Ian Walker has been testing the technology
Ian Walker is making his way across the car park outside of his office on Liverpool's Edge Lane.
His friends can watch his journey into work because he's connected to Bliin, one of the new generation of social networking sites that is using satellite positioning technology.
Users with Global Positioning System (GPS) enabled mobile phones log-on using a small application loaded onto the handset.
Their location can be viewed by other users with similar phones or through Bliin's website where the positions are superimposed onto Google Maps.
Just passing by
Ian, who is one of the first people to use the system in the UK, explained: "I had a situation where I was going to a restaurant and I wanted people to see when I would be returning.
"My friends followed me. I took a photo while I was outside the restaurant so they knew I was there. They saw me moving in the car - it even showed my speed."
Users will also be able to see when friends are nearby and contact them through the system.
The Bliin site shows your location pasted onto satellite images
As well as satellite tracking, the site includes other social networking features.
Bliin chief executive Stef Kolman told the BBC: "Not only will you be able to see what people are around you, but what they have left at certain locations.
"We call this a share. That can be photos, a video or pieces of audio."
Files are geo-tagged using the longitude and latitude taken from the GPS receiver.

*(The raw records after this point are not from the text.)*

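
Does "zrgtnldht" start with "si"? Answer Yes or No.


Input string: 'zrgtnldht'
Prefix to check: 'si'
First 2 characters of input: 'zr'
Match: False
Result: No


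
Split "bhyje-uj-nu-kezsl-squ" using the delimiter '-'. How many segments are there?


Input string: 'bhyje-uj-nu-kezsl-squ'
Delimiter: '-'
Split result: 'bhyje', 'uj', 'nu', 'kezsl', 'squ'
Number of parts: 5


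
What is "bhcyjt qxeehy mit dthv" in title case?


Input string: 'bhcyjt qxeehy mit dthv'
Operation: capitalize first letter of each word
Word transformations: 'bhcyjt'->'Bhcyjt', 'qxeehy'->'Qxeehy', 'mit'->'Mit', 'dthv'->'Dthv'
Result: Bhcyjt Qxeehy Mit Dthv


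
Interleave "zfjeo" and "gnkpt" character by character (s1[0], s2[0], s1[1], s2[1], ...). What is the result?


String 1: 'zfjeo'
String 2: 'gnkpt'
Operation: alternate characters
Pairs: 'z'+'g', 'f'+'n', 'j'+'k', 'e'+'p', 'o'+'t'
Result: zgfnjkepot


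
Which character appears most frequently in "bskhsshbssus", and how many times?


Input: 'bskhsshbssus'
Operation: tally each character
Counts: 'b':2, 'h':2, 'k':1, 's':6, 'u':1
Maximum: 's' appears 6 times


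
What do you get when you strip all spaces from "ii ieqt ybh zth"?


Input string: 'ii ieqt ybh zth'
Operation: remove all spaces
Words: 'ii', 'ieqt', 'ybh', 'zth'
Join without spaces: iiieqtybhzth


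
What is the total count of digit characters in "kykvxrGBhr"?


Input string: 'kykvxrGBhr'
Operation: count digit characters (0-9)
Scan: 'k', 'y', 'k', 'v', 'x', 'r', 'G', 'B', 'h', 'r'
Digits found: 0
Result: 0


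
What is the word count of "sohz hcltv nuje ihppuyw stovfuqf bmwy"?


Input string: 'sohz hcltv nuje ihppuyw stovfuqf bmwy'
Operation: split by spaces
Words found: 'sohz', 'hcltv', 'nuje', 'ihppuyw', 'stovfuqf', 'bmwy'
Word count: 6


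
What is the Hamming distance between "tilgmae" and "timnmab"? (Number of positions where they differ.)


String 1: 'tilgmae'
String 2: 'timnmab'
Compare each position: pos 0: 't'=='t', pos 1: 'i'=='i', pos 2: 'l'!='m', pos 3: 'g'!='n', pos 4: 'm'=='m', pos 5: 'a'=='a', pos 6: 'e'!='b'
Differing positions: 3
Hamming distance: 3


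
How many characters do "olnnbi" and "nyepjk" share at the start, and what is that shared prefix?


String 1: 'olnnbi'
String 2: 'nyepjk'
Compare position by position:
pos 0: 'o' vs 'n' differ -> stop
Longest common prefix: "" (length 0)


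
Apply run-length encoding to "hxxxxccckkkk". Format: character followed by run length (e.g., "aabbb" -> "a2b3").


Input: 'hxxxxccckkkk'
Operation: identify consecutive runs
Runs: 'h' -> h1, 'xxxx' -> x4, 'ccc' -> c3, 'kkkk' -> k4
Encoded: h1x4c3k4


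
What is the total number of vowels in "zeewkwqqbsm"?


Input string: 'zeewkwqqbsm'
Operation: count vowels (a, e, i, o, u)
Scan: s[0]='z', s[1]='e' (vowel), s[2]='e' (vowel), s[3]='w', s[4]='k', s[5]='w', s[6]='q', s[7]='q', s[8]='b', s[9]='s', s[10]='m'
Vowels found: 2
Result: 2


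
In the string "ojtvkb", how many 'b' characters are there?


Input string: 'ojtvkb'
Target character: 'b'
Scan each position: s[5]='b'
Matches found at indices: 5
Total: 1


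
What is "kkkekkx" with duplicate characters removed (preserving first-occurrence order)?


Input: 'kkkekkx'
Operation: keep first occurrence of each character
Scan: s[0]='k' new -> keep; s[1]='k' seen -> skip; s[2]='k' seen -> skip; s[3]='e' new -> keep; s[4]='k' seen -> skip; s[5]='k' seen -> skip; s[6]='x' new -> keep
Result: kex


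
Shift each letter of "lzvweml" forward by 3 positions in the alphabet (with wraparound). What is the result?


Input: 'lzvweml', shift = 3
Operation: for each letter, (position + 3) mod 26
Mapping: 'l'(11+3=14)->'o', 'z'(25+3=28, 28 mod 26=2)->'c', 'v'(21+3=24)->'y', 'w'(22+3=25)->'z', 'e'(4+3=7)->'h', 'm'(12+3=15)->'p', 'l'(11+3=14)->'o'
Result: ocyzhpo


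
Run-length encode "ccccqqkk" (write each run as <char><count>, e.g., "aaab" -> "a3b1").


Input: 'ccccqqkk'
Operation: identify consecutive runs
Runs: 'cccc' -> c4, 'qq' -> q2, 'kk' -> k2
Encoded: c4q2k2


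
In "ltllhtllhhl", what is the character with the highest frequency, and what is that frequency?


Input: 'ltllhtllhhl'
Operation: tally each character
Counts: 'h':3, 'l':6, 't':2
Maximum: 'l' appears 6 times


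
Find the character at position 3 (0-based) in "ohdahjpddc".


Input string: 'ohdahjpddc'
Operation: get character at index 3
Index mapping: s[0]='o', s[1]='h', s[2]='d', s[3]='a'
Result: 'a'


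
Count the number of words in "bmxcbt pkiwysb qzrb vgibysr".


Input string: 'bmxcbt pkiwysb qzrb vgibysr'
Operation: split by spaces
Words found: 'bmxcbt', 'pkiwysb', 'qzrb', 'vgibysr'
Word count: 4


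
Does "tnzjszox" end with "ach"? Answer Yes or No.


Input string: 'tnzjszox'
Suffix to check: 'ach'
Last 3 characters of input: 'zox'
Match: False
Result: No


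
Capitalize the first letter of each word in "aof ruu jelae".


Input string: 'aof ruu jelae'
Operation: capitalize first letter of each word
Word transformations: 'aof'->'Aof', 'ruu'->'Ruu', 'jelae'->'Jelae'
Result: Aof Ruu Jelae


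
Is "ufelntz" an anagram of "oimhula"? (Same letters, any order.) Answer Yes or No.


String 1: 'oimhula' -> sorted: 'ahilmou'
String 2: 'ufelntz' -> sorted: 'eflntuz'
Compare sorted forms: 'ahilmou' != 'eflntuz'
Anagram: No


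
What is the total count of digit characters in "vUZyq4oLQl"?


Input string: 'vUZyq4oLQl'
Operation: count digit characters (0-9)
Scan: 'v', 'U', 'Z', 'y', 'q', '4'(digit), 'o', 'L', 'Q', 'l'
Digits found: 1
Result: 1


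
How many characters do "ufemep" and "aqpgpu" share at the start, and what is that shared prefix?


String 1: 'ufemep'
String 2: 'aqpgpu'
Compare position by position:
pos 0: 'u' vs 'a' differ -> stop
Longest common prefix: "" (length 0)


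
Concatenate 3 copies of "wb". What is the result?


Input string: 'wb'
Operation: repeat 3 times
Concatenation: 'wb' + 'wb' + 'wb'
Result: wbwbwb


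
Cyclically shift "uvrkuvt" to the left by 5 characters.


Input: 'uvrkuvt', shift = 5
Operation: split at index 5 and swap parts
Front part s[0:5] = 'uvrku'
Back part s[5:] = 'vt'
Rotated = back + front = 'vt' + 'uvrku'
Result: vtuvrku


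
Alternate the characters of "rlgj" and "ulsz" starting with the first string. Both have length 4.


String 1: 'rlgj'
String 2: 'ulsz'
Operation: alternate characters
Pairs: 'r'+'u', 'l'+'l', 'g'+'s', 'j'+'z'
Result: rullgsjz


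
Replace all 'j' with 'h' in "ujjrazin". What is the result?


Input string: 'ujjrazin'
Operation: replace 'j' with 'h'
Positions of 'j': 1, 2
After replacement: uhhrazin


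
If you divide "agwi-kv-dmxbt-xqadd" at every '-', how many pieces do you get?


Input string: 'agwi-kv-dmxbt-xqadd'
Delimiter: '-'
Split result: 'agwi', 'kv', 'dmxbt', 'xqadd'
Number of parts: 4


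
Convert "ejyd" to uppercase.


Input string: 'ejyd'
Operation: convert each letter to uppercase
Mapping: 'e'->'E', 'j'->'J', 'y'->'Y', 'd'->'D'
Result: EJYD


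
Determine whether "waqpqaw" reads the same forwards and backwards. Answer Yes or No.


Input string: 'waqpqaw'
Reversed: 'waqpqaw'
Compare pairs: s[0]='w' vs s[6]='w' (match), s[1]='a' vs s[5]='a' (match), s[2]='q' vs s[4]='q' (match)
Palindrome: Yes


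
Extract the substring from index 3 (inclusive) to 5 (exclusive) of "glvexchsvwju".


Input string: 'glvexchsvwju'
Operation: slice [3:5]
Extract characters: s[3]='e', s[4]='x'
Result: ex


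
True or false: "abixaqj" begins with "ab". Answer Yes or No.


Input string: 'abixaqj'
Prefix to check: 'ab'
First 2 characters of input: 'ab'
Match: True
Result: Yes


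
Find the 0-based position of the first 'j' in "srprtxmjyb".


Input string: 'srprtxmjyb'
Target: 'j'
Scanning left to right: s[0]='s', s[1]='r', s[2]='p', s[3]='r', s[4]='t', s[5]='x', s[6]='m', s[7]='j'
First match at index: 7


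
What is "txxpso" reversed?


Input string: 'txxpso'
Operation: reverse character order
Original order: 't' -> 'x' -> 'x' -> 'p' -> 's' -> 'o'
Reversed order: 'o' -> 's' -> 'p' -> 'x' -> 'x' -> 't'
Result: ospxxt


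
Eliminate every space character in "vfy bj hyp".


Input string: 'vfy bj hyp'
Operation: remove all spaces
Words: 'vfy', 'bj', 'hyp'
Join without spaces: vfybjhyp


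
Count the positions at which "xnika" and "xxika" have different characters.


String 1: 'xnika'
String 2: 'xxika'
Compare each position: pos 0: 'x'=='x', pos 1: 'n'!='x', pos 2: 'i'=='i', pos 3: 'k'=='k', pos 4: 'a'=='a'
Differing positions: 1
Hamming distance: 1


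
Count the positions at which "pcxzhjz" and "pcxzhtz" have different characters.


String 1: 'pcxzhjz'
String 2: 'pcxzhtz'
Compare each position: pos 0: 'p'=='p', pos 1: 'c'=='c', pos 2: 'x'=='x', pos 3: 'z'=='z', pos 4: 'h'=='h', pos 5: 'j'!='t', pos 6: 'z'=='z'
Differing positions: 1
Hamming distance: 1


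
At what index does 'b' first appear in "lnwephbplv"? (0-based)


Input string: 'lnwephbplv'
Target: 'b'
Scanning left to right: s[0]='l', s[1]='n', s[2]='w', s[3]='e', s[4]='p', s[5]='h', s[6]='b'
First match at index: 6


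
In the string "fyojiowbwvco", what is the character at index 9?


Input string: 'fyojiowbwvco'
Operation: get character at index 9
Index mapping: s[0]='f', s[1]='y', s[2]='o', s[3]='j', s[4]='i', s[5]='o', s[6]='w', s[7]='b', s[8]='w', s[9]='v'
Result: 'v'


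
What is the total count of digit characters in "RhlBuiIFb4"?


Input string: 'RhlBuiIFb4'
Operation: count digit characters (0-9)
Scan: 'R', 'h', 'l', 'B', 'u', 'i', 'I', 'F', 'b', '4'(digit)
Digits found: 1
Result: 1


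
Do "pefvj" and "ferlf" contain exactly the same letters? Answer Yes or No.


String 1: 'pefvj' -> sorted: 'efjpv'
String 2: 'ferlf' -> sorted: 'efflr'
Compare sorted forms: 'efjpv' != 'efflr'
Anagram: No


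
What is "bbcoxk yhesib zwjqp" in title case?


Input string: 'bbcoxk yhesib zwjqp'
Operation: capitalize first letter of each word
Word transformations: 'bbcoxk'->'Bbcoxk', 'yhesib'->'Yhesib', 'zwjqp'->'Zwjqp'
Result: Bbcoxk Yhesib Zwjqp


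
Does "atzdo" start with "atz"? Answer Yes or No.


Input string: 'atzdo'
Prefix to check: 'atz'
First 3 characters of input: 'atz'
Match: True
Result: Yes


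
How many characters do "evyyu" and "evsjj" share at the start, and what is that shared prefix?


String 1: 'evyyu'
String 2: 'evsjj'
Compare position by position:
pos 0: 'e' vs 'e' match
pos 1: 'v' vs 'v' match
pos 2: 'y' vs 's' differ -> stop
Longest common prefix: "ev" (length 2)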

Location-based social networking is expected to become increasingly popular as more phones integrate satellite technology.
Several other companies are developing sites, including Trackut and Canadian-based Kakiloc.
However the dominant websites MySpace and Facebook say they currently have no plans to integrate tracking systems.
That could change with the growing popularity of third party add-ons for social networks.
Kakiloc co-founder Martin Dufort said: "We're starting out, looking to see if we can do something for Facebook because it's got so many users.
"Social networking is a very volatile environment. People are going to one place and if they don't like the feature set, they are ready to jump to the next one.
"We need to capture their interest."
Not everyone is comfortable with the idea of location-based networking.
The UK's Child Exploitation and Online Protection Centre is looking at the possibility of the technology being abused.
On its website the organisation states: "This has significant implications in terms of grooming via mobile social networking sites with offenders potentially able to locate their victims in this way."
However, Stef Kolman from Bliin does not foresee the problem being any greater than with conventional social networking.
He said: "We offer our users visibility settings so you are not always visible to the public at large.
"You can choose to be visible only to your friends or even only for yourself so you can record your experiences."